I was thinking of the story of the grates when I read this too. Mission Impossible 2.

Tourbiker
Guest
Tourbiker

Looks a heck of a lot better, along with being safer

dwainedibbly
Guest
dwainedibbly

It should never have been there in the first place, of course, but I think it says a lot about Portland when you consider how everyone came together to get it moved. Kudos!

Toby
Guest
Toby

I went through it this morning and it felt MUCH better, every inch really does count. good to see that is was where it was originally designed to go. My devils advocate question is this; What happens if a few years down the road the mount fails and the post falls? Who’s shoulders does that rest on? I’m not asking rhetorically, it’s a legitimate question.

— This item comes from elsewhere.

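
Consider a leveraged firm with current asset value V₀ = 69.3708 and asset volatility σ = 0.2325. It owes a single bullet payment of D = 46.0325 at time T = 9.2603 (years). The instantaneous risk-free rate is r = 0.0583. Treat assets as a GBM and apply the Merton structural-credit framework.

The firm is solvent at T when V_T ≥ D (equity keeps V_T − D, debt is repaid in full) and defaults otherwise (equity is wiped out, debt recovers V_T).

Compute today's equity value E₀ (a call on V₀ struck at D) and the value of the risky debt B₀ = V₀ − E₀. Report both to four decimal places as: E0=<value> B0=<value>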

And saying that it won’t fail is not an answer, I’m really wondering about if it does fail.

Opus the Poet
Guest

That should fall under the contrator’s warrantee. The project is supposed to last for a certain number of years without failures, and any failures within that period would be covered by the warrantee. Of course from where I sit (outside Nashville TN at the moment) I have no way of knowing what that warrantee would be, if any.

scaryseth
Guest
scaryseth

Went through for the first time this evening after the pole move.
That distance does make a difference. Will see what it is like when a ped is there when going through.

007
Guest
007

Holy c**** that’s a lot of money to move a pole, but I sure do appreciate it. It will probably prevent some serious injuries. Thank you!